Under DOT regulations, aircraft with more than 30 passenger seats are not permitted to remain on the tarmac for more than three hours without allowing passengers to deplane, except where it is unsafe to do so. Every airline must have contingencies in place to ensure the comfort of passengers during lengthy delays.

Between December 16 to 18, 2016, Denver airport’s operations were affected by Winter Storm Decima, which caused heavy snow and ice. Due to a series of mechanical faults, several of Frontier’s gates became unusable, however the airline continued to land aircraft at Denver, leading to a backlog. Even as gates became available, Frontier did not have enough staff to cope with the operations. Additionally, in one instance the airline prioritised a departing flight at a gate, rather than deplaning one of the arrivals.

A total of eleven arriving flights were found to have violated DOT regulations, along with one departing flight.

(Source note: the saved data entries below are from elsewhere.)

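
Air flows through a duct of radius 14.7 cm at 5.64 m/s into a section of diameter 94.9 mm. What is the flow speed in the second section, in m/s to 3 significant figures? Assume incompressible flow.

The volume flow rate is constant, so v₂ = (A₁/A₂)v₁ = (679/70.7)·5.64 = 54.1 m/s.

v₂ = 54.1 m/s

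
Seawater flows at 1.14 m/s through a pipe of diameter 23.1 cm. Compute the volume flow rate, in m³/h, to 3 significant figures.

Q = A·v = 0.0419 m² × 1.14 m/s = 0.0478 m³/s.
Converting: 0.0478 m³/s × 3600 = 172 m³/h.

172 m³/h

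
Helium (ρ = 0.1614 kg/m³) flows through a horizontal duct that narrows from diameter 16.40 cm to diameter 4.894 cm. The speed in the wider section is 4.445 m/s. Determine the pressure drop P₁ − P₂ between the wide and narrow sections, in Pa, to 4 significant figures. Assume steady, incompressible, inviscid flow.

Continuity gives A₁v₁ = A₂v₂, so v₂ = (211.2 cm²)/(18.81 cm²) × 4.445 m/s = 49.92 m/s.
Along the horizontal streamline, P + ½ρv² is constant.
P₁ − P₂ = ½·0.1614·(49.92² − 4.445²) = ½·0.1614·2472 = 199.5 Pa.

ΔP ≈ 199.5 Pa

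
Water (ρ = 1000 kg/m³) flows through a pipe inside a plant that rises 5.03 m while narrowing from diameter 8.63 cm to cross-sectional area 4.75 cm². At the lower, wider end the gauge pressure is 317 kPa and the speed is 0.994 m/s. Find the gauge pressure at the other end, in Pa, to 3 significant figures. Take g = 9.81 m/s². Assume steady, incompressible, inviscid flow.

The volume flow rate is constant, so v₂ = (A₁/A₂)v₁ = (58.5/4.75)·0.994 = 12.2 m/s.
Bernoulli: P₁ + ½ρv₁² + ρg h₁ = P₂ + ½ρv₂² + ρg h₂, so P₂ = P₁ + ½ρ(v₁² − v₂²) − ρg(h₂ − h₁).
P₂ = 317000 + ½·1000·(0.994² − 12.2²) − 1000·9.81·(+5.03) = 317000 + (-74400) − (49300) = 193000 Pa.

193000 Pa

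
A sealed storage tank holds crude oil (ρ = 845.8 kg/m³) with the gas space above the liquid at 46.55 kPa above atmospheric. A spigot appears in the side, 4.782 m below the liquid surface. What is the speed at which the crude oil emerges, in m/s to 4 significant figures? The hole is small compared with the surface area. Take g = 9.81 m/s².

14.28 m/s

Take point 1 at the surface (v₁ ≈ 0) and point 2 at the hole (at atmospheric pressure). Bernoulli: P₁ + ρg h = P_atm + ½ρv₂².
With P₁ − P_atm = 46550 Pa, v₂ = √(2gh + 2ΔP/ρ) = √(2·9.81·4.782 + 2·46550/845.8) = 14.28 m/s.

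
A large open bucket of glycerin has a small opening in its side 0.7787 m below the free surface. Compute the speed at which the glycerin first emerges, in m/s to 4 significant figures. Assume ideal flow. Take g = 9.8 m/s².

v ≈ 3.907 m/s

With the surface at rest and both surface and jet at atmospheric pressure, Bernoulli gives ρg h = ½ρv², so v = √(2gh) = √(2·9.8·0.7787) = 3.907 m/s.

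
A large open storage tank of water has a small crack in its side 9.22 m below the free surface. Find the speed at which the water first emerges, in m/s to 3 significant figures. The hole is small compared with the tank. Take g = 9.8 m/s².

v = 13.4 m/s

The surface is effectively still and both ends are open, so ½v² = gh and v = √(2·9.8·9.22) = 13.4 m/s.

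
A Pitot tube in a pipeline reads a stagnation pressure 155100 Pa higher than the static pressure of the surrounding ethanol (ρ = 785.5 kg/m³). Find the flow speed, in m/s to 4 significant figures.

Bernoulli between the free stream and the stagnation point: ½ρv² = P_stag − P_static.
v = √(2ΔP/ρ) = √(2·155100/785.5) = 19.87 m/s.

v ≈ 19.87 m/s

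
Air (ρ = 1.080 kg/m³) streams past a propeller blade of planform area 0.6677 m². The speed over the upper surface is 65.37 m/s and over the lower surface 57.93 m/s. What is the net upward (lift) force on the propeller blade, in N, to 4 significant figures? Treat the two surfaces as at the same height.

The faster flow above has the lower pressure; Bernoulli (same height) gives ΔP = ½ρ(v_up² − v_low²).
ΔP = ½·1.080·(65.37² − 57.93²) = 495.4 Pa.
Lift = ΔP · A = 495.4 × 0.6677 = 330.8 N.

F ≈ 330.8 N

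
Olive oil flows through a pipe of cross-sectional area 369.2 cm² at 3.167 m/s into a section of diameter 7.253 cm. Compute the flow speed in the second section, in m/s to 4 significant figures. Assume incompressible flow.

Continuity gives A₁v₁ = A₂v₂, so v₂ = (369.2 cm²)/(41.32 cm²) × 3.167 m/s = 28.30 m/s.

28.30 m/s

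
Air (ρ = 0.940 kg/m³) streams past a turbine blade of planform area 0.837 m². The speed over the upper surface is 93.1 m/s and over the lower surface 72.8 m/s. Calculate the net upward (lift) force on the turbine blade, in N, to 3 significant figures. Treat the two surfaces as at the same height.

F ≈ 1320 N

From P + ½ρv² = const at equal height, P_low − P_up = ½ρ(v_up² − v_low²).
ΔP = ½·0.940·(93.1² − 72.8²) = 1580 Pa.
Lift = ΔP · A = 1580 × 0.837 = 1320 N.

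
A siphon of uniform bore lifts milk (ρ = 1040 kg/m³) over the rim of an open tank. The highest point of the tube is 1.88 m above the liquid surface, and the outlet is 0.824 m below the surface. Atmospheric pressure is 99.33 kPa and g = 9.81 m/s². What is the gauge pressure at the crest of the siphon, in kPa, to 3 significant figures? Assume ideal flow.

From the surface to the outlet (both open to atmosphere, surface at rest): v = √(2g·h_out) = √(2·9.81·0.824) = 4.02 m/s.
With constant cross-section the crest speed equals v; applying Bernoulli from the surface up to the crest, P_top = P_atm − ½ρv² − ρg·h_top.
P_top = 99330 − ½·1040·4.02² − 1040·9.81·1.88 = 71700 Pa. So P_gauge = P_top − P_atm = -27600 Pa.

-27.6 kPa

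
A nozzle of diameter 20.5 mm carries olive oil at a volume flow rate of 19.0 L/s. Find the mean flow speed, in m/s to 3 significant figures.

Q = 19.0 L/s = 0.0190 m³/s.
v = Q/A = 0.0190 / 0.000330 = 57.6 m/s.

v ≈ 57.6 m/s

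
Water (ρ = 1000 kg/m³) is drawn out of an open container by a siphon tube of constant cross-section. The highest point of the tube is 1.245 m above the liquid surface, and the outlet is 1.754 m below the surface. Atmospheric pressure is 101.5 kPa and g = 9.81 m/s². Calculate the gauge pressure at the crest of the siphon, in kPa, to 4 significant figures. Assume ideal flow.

P_gauge ≈ -29.42 kPa

Bernoulli surface→outlet gives ½v² = g·h_out, so v = √(2·9.81·1.754) = 5.866 m/s.
Continuity keeps v the same throughout the tube; from surface to crest, P_atm + 0 = P_top + ½ρv² + ρg·h_top.
P_top = 101500 − ½·1000·5.866² − 1000·9.81·1.245 = 72080 Pa. So P_gauge = P_top − P_atm = -29420 Pa.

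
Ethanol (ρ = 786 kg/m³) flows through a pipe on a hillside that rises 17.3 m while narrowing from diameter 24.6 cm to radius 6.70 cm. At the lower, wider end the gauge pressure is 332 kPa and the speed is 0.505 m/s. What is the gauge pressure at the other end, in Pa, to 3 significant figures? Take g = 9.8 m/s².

Continuity gives A₁v₁ = A₂v₂, so v₂ = (475 cm²)/(141 cm²) × 0.505 m/s = 1.70 m/s.
Applying Bernoulli between the two ends and solving for P₂: P₂ = P₁ + ½ρ(v₁² − v₂²) − ρgΔh.
P₂ = 332000 + ½·786·(0.505² − 1.70²) − 786·9.8·(+17.3) = 332000 + (-1040) − (133000) = 198000 Pa.

P₂ ≈ 198000 Pa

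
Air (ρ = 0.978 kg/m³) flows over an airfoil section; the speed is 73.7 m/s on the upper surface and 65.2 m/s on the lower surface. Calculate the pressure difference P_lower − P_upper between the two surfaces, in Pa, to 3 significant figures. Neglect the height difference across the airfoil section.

With negligible Δh, P + ½ρv² is constant, so P_low − P_up = ½ρ(v_up² − v_low²).
ΔP = ½·0.978·(73.7² − 65.2²) = 577 Pa.

ΔP ≈ 577 Pa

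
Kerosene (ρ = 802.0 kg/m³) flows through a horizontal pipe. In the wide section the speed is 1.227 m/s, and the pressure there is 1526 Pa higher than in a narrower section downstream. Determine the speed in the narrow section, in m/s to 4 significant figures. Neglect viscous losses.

With h₁ = h₂, rearranging Bernoulli gives v₂ = √(v₁² + 2ΔP/ρ).
v₂ = √(1.227² + 2·1526/802.0) = √(1.506 + 3.805) = 2.305 m/s.

v₂ ≈ 2.305 m/s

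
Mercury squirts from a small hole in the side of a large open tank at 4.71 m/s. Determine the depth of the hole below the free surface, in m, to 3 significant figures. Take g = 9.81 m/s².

h = 1.13 m

Inverting v = √(2gh) gives h = v² / 2g.
h = 4.71²/(2·9.81) = 22.2/19.62 = 1.13 m.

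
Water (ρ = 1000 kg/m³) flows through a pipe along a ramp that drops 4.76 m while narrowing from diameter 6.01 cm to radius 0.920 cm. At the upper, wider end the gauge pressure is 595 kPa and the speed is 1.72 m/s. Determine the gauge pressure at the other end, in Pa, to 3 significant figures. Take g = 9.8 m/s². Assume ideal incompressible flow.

Mass conservation (A₁v₁ = A₂v₂) gives v₂ = 1.72 × 28.4/2.66 = 18.4 m/s.
Applying Bernoulli between the two ends and solving for P₂: P₂ = P₁ + ½ρ(v₁² − v₂²) − ρgΔh.
P₂ = 595000 + ½·1000·(1.72² − 18.4²) − 1000·9.8·(−4.76) = 595000 + (-167000) − (-46600) = 475000 Pa.

P₂ ≈ 475000 Pa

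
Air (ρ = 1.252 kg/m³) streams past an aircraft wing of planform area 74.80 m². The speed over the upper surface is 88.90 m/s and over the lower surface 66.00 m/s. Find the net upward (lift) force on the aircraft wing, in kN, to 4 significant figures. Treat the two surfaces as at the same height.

F ≈ 166.1 kN

The faster flow above has the lower pressure; Bernoulli (same height) gives ΔP = ½ρ(v_up² − v_low²).
ΔP = ½·1.252·(88.90² − 66.00²) = 2221 Pa.
Lift = ΔP · A = 2221 × 74.80 = 166100 N.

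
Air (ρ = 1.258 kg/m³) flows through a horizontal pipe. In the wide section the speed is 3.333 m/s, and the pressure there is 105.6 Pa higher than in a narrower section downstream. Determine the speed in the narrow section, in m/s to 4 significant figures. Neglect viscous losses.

Along the level pipe P + ½ρv² is conserved, hence v₂² = v₁² + 2(P₁ − P₂)/ρ.
v₂ = √(3.333² + 2·105.6/1.258) = √(11.11 + 167.9) = 13.38 m/s.

v₂ ≈ 13.38 m/s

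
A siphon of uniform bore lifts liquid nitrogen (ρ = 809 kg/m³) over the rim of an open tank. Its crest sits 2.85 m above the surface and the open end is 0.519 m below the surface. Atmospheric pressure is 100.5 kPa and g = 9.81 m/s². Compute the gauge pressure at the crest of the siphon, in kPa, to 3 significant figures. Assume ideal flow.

From the surface to the outlet (both open to atmosphere, surface at rest): v = √(2g·h_out) = √(2·9.81·0.519) = 3.19 m/s.
Continuity keeps v the same throughout the tube; from surface to crest, P_atm + 0 = P_top + ½ρv² + ρg·h_top.
P_top = 100500 − ½·809·3.19² − 809·9.81·2.85 = 73800 Pa. So P_gauge = P_top − P_atm = -26700 Pa.

P_gauge ≈ -26.7 kPa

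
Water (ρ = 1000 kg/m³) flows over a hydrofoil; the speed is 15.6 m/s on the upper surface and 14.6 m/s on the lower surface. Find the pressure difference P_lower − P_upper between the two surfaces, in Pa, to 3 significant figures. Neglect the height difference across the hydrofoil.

With negligible Δh, P + ½ρv² is constant, so P_low − P_up = ½ρ(v_up² − v_low²).
ΔP = ½·1000·(15.6² − 14.6²) = 15100 Pa.

ΔP = 15100 Pa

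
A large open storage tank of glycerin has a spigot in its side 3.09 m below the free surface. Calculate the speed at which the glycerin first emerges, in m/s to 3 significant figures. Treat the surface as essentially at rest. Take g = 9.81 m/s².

7.79 m/s

Torricelli's result v = √(2gh) gives v = √(2·9.81·3.09) = 7.79 m/s.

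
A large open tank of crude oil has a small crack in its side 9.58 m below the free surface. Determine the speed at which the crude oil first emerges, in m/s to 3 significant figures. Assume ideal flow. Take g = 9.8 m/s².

v = 13.7 m/s

Torricelli's result v = √(2gh) gives v = √(2·9.8·9.58) = 13.7 m/s.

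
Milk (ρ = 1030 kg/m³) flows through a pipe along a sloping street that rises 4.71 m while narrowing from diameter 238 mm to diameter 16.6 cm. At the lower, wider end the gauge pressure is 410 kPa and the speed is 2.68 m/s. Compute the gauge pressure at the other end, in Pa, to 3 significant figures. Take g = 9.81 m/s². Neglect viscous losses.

350000 Pa

By continuity, v₂ = v₁·A₁/A₂ = 2.68·(445/216) = 5.51 m/s.
Bernoulli: P₁ + ½ρv₁² + ρg h₁ = P₂ + ½ρv₂² + ρg h₂, so P₂ = P₁ + ½ρ(v₁² − v₂²) − ρg(h₂ − h₁).
P₂ = 410000 + ½·1030·(2.68² − 5.51²) − 1030·9.81·(+4.71) = 410000 + (-11900) − (47600) = 350000 Pa.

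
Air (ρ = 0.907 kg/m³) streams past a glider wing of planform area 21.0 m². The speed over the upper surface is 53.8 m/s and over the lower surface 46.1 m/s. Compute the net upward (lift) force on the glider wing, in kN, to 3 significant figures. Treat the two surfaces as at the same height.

F ≈ 7.33 kN

From P + ½ρv² = const at equal height, P_low − P_up = ½ρ(v_up² − v_low²).
ΔP = ½·0.907·(53.8² − 46.1²) = 349 Pa.
Lift = ΔP · A = 349 × 21.0 = 7330 N.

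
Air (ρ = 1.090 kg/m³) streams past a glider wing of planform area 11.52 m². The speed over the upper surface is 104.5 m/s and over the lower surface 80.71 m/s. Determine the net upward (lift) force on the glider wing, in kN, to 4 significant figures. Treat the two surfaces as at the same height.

27.66 kN

With equal heights on the two surfaces, Bernoulli gives P_lower − P_upper = ½ρ(v_upper² − v_lower²).
ΔP = ½·1.090·(104.5² − 80.71²) = 2401 Pa.
Lift = ΔP · A = 2401 × 11.52 = 27660 N.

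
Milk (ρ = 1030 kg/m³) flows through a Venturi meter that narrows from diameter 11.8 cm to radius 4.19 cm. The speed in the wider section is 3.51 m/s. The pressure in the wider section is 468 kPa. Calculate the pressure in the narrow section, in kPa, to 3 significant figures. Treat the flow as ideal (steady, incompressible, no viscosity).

The volume flow rate is constant, so v₂ = (A₁/A₂)v₁ = (109/55.2)·3.51 = 6.96 m/s.
The pipe is horizontal, so Bernoulli reduces to P₁ + ½ρv₁² = P₂ + ½ρv₂².
P₂ = P₁ − ½ρ(v₂² − v₁²) = 468000 − ½·1030·(6.96² − 3.51²) = 468000 − 18600 = 449000 Pa.

P₂ ≈ 449 kPa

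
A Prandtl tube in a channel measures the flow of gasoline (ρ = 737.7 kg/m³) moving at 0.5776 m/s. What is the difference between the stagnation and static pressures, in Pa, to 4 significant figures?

At the stagnation point the flow is brought to rest, so Bernoulli gives P_stag − P_static = ½ρv².
ΔP = ½·737.7·0.5776² = 123.1 Pa.

ΔP ≈ 123.1 Pa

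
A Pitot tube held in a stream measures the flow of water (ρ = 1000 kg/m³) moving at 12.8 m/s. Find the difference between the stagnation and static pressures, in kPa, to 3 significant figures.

Bernoulli between the free stream and the stagnation point: ½ρv² = P_stag − P_static.
ΔP = ½·1000·12.8² = 81900 Pa.

ΔP = 81.9 kPa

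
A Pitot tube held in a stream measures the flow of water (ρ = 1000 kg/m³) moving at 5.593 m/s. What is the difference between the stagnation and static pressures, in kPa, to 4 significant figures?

Bernoulli between the free stream and the stagnation point: ½ρv² = P_stag − P_static.
ΔP = ½·1000·5.593² = 15640 Pa.

15.64 kPa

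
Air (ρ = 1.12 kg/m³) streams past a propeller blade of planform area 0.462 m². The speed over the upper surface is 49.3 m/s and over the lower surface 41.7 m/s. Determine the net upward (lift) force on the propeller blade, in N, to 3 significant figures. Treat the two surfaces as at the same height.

179 N

From P + ½ρv² = const at equal height, P_low − P_up = ½ρ(v_up² − v_low²).
ΔP = ½·1.12·(49.3² − 41.7²) = 387 Pa.
Lift = ΔP · A = 387 × 0.462 = 179 N.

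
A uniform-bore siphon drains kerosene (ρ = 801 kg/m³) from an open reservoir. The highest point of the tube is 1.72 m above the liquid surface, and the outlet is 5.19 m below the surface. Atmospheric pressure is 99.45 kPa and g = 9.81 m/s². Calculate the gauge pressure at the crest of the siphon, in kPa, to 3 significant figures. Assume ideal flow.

The outlet speed comes from Torricelli: v = √(2g·5.19) = 10.1 m/s.
With constant cross-section the crest speed equals v; applying Bernoulli from the surface up to the crest, P_top = P_atm − ½ρv² − ρg·h_top.
P_top = 99450 − ½·801·10.1² − 801·9.81·1.72 = 45200 Pa. So P_gauge = P_top − P_atm = -54300 Pa.

-54.3 kPa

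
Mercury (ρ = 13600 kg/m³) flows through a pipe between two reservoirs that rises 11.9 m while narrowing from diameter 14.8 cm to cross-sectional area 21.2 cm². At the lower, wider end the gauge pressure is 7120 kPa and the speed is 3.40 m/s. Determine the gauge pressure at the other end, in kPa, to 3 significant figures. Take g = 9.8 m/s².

P₂ ≈ 436 kPa

The volume flow rate is constant, so v₂ = (A₁/A₂)v₁ = (172/21.2)·3.40 = 27.6 m/s.
Energy conservation along the streamline gives P₂ = P₁ − ½ρ(v₂² − v₁²) − ρg(h₂ − h₁).
P₂ = 7120000 + ½·13600·(3.40² − 27.6²) − 13600·9.8·(+11.9) = 7120000 + (-5100000) − (1590000) = 436000 Pa.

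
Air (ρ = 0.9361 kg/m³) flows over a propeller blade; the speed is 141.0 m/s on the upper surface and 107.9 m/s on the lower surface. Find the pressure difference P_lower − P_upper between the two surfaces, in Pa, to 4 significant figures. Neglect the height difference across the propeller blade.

ΔP = 3856 Pa

The pressure is lower where the speed is higher: ΔP = ½ρ(v_up² − v_low²).
ΔP = ½·0.9361·(141.0² − 107.9²) = 3856 Pa.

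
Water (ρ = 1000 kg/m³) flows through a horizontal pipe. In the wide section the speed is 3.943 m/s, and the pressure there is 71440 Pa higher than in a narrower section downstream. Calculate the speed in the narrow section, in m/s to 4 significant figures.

With h₁ = h₂, rearranging Bernoulli gives v₂ = √(v₁² + 2ΔP/ρ).
v₂ = √(3.943² + 2·71440/1000) = √(15.55 + 142.9) = 12.59 m/s.

v₂ ≈ 12.59 m/s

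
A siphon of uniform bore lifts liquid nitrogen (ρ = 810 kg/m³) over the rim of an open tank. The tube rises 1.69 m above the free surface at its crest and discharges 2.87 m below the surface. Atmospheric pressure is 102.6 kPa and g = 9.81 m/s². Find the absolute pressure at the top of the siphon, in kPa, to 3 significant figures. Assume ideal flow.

P_top ≈ 66.4 kPa

Bernoulli surface→outlet gives ½v² = g·h_out, so v = √(2·9.81·2.87) = 7.50 m/s.
With constant cross-section the crest speed equals v; applying Bernoulli from the surface up to the crest, P_top = P_atm − ½ρv² − ρg·h_top.
P_top = 102600 − ½·810·7.50² − 810·9.81·1.69 = 66400 Pa.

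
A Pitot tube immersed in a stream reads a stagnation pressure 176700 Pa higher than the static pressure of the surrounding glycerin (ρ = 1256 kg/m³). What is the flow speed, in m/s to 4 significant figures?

Bernoulli between the free stream and the stagnation point: ½ρv² = P_stag − P_static.
v = √(2ΔP/ρ) = √(2·176700/1256) = 16.77 m/s.

16.77 m/s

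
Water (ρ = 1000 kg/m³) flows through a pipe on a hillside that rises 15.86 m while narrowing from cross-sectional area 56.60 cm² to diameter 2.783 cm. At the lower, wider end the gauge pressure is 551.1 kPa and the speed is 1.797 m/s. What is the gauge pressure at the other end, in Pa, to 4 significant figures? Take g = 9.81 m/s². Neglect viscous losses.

P₂ ≈ 257300 Pa

By continuity, v₂ = v₁·A₁/A₂ = 1.797·(56.60/6.083) = 16.72 m/s.
Energy conservation along the streamline gives P₂ = P₁ − ½ρ(v₂² − v₁²) − ρg(h₂ − h₁).
P₂ = 551100 + ½·1000·(1.797² − 16.72²) − 1000·9.81·(+15.86) = 551100 + (-138200) − (155600) = 257300 Pa.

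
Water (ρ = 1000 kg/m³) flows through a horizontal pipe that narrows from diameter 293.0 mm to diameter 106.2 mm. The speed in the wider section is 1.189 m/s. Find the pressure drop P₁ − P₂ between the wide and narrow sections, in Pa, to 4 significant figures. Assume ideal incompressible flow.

ΔP = 40250 Pa

By continuity, v₂ = v₁·A₁/A₂ = 1.189·(674.3/88.58) = 9.050 m/s.
Along the horizontal streamline, P + ½ρv² is constant.
P₁ − P₂ = ½·1000·(9.050² − 1.189²) = ½·1000·80.50 = 40250 Pa.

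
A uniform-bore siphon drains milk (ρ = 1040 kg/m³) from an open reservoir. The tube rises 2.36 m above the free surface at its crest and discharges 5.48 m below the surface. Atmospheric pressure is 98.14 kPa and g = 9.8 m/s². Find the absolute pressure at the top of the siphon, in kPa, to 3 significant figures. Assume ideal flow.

Bernoulli surface→outlet gives ½v² = g·h_out, so v = √(2·9.8·5.48) = 10.4 m/s.
The bore is uniform, so the speed at the crest is the same v. Bernoulli surface→crest: P_atm = P_top + ½ρv² + ρg·h_top.
P_top = 98140 − ½·1040·10.4² − 1040·9.8·2.36 = 18200 Pa.

P_top ≈ 18.2 kPa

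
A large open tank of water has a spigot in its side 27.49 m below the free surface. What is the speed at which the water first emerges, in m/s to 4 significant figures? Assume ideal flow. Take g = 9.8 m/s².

v ≈ 23.21 m/s

Bernoulli from surface to hole (P equal, v_surface ≈ 0): v = √(2gh) = √(2×9.8×27.49) = 23.21 m/s.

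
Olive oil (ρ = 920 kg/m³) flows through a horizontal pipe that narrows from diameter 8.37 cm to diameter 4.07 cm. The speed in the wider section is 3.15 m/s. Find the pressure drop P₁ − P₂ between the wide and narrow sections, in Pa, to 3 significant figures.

ΔP = 77100 Pa

The volume flow rate is constant, so v₂ = (A₁/A₂)v₁ = (55.0/13.0)·3.15 = 13.3 m/s.
With no height change, Bernoulli's equation is P₁ + ½ρv₁² = P₂ + ½ρv₂².
P₁ − P₂ = ½·920·(13.3² − 3.15²) = ½·920·168 = 77100 Pa.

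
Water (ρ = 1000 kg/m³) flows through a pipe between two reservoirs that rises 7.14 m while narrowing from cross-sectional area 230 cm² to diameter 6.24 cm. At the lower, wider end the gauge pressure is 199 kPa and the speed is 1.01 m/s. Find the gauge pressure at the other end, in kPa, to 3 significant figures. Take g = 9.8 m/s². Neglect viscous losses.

By continuity, v₂ = v₁·A₁/A₂ = 1.01·(230/30.6) = 7.60 m/s.
Applying Bernoulli between the two ends and solving for P₂: P₂ = P₁ + ½ρ(v₁² − v₂²) − ρgΔh.
P₂ = 199000 + ½·1000·(1.01² − 7.60²) − 1000·9.8·(+7.14) = 199000 + (-28300) − (70000) = 101000 Pa.

P₂ ≈ 101 kPa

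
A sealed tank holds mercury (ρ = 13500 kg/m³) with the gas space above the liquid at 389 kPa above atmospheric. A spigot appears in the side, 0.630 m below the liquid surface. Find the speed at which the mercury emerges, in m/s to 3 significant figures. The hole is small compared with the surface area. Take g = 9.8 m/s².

v ≈ 8.37 m/s

Take point 1 at the surface (v₁ ≈ 0) and point 2 at the hole (at atmospheric pressure). Bernoulli: P₁ + ρg h = P_atm + ½ρv₂².
With P₁ − P_atm = 389000 Pa, v₂ = √(2gh + 2ΔP/ρ) = √(2·9.8·0.630 + 2·389000/13500) = 8.37 m/s.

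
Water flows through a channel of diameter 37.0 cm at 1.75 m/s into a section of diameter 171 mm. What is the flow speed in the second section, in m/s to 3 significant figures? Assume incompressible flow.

Continuity gives A₁v₁ = A₂v₂, so v₂ = (1080 cm²)/(230 cm²) × 1.75 m/s = 8.19 m/s.

v₂ = 8.19 m/s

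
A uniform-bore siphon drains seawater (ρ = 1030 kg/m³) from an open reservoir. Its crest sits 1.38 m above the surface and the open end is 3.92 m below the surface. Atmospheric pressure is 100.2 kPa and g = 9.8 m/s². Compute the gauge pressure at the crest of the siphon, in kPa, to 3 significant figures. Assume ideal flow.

P_gauge = -53.5 kPa

The outlet speed comes from Torricelli: v = √(2g·3.92) = 8.77 m/s.
The bore is uniform, so the speed at the crest is the same v. Bernoulli surface→crest: P_atm = P_top + ½ρv² + ρg·h_top.
P_top = 100200 − ½·1030·8.77² − 1030·9.8·1.38 = 46700 Pa. So P_gauge = P_top − P_atm = -53500 Pa.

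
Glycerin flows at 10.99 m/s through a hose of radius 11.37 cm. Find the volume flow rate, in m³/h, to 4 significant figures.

Q = A·v = 0.04061 m² × 10.99 m/s = 0.4463 m³/s.
Converting: 0.4463 m³/s × 3600 = 1607 m³/h.

Q ≈ 1607 m³/h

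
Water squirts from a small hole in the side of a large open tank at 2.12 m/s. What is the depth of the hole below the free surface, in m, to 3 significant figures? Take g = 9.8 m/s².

h = 0.229 m

For a small hole in a large open tank, ½v² = gh, giving h = v²/(2g).
h = 2.12²/(2·9.8) = 4.49/19.60 = 0.229 m.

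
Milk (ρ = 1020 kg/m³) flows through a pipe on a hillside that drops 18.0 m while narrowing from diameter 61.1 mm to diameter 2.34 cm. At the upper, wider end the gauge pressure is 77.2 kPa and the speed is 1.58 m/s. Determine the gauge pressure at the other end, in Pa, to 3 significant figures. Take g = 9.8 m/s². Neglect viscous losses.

P₂ = 199000 Pa

Mass conservation (A₁v₁ = A₂v₂) gives v₂ = 1.58 × 29.3/4.30 = 10.8 m/s.
Energy conservation along the streamline gives P₂ = P₁ − ½ρ(v₂² − v₁²) − ρg(h₂ − h₁).
P₂ = 77200 + ½·1020·(1.58² − 10.8²) − 1020·9.8·(−18.0) = 77200 + (-57900) − (-180000) = 199000 Pa.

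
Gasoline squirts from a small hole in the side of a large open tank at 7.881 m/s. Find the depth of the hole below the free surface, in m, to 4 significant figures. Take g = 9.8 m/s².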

“In conclusion, Frontier failed to adequately adjust its operations in response to the snowstorm and resulting gate congestion at DEN,” the DOT’s decision reads. “Moreover, Frontier failed to delay, divert, or cancel a sufficient number of flights scheduled to arrive at DEN, even though it was aware of the conditions at DEN, to allow the carrier to recover and reduce the probability of flights experiencing long tarmac delays.”

In its defence, Frontier says that the snowstorm had been sudden and unpredictable, and that it had taken the utmost steps to secure extra gates and staff. In addition, Frontier distributed USD1.2 million in cash and vouchers to reimburse affected passengers.

Nevertheless, the DOT issued the USD1.5 million fine, reduced to USD600,000 in consideration of compensation already paid.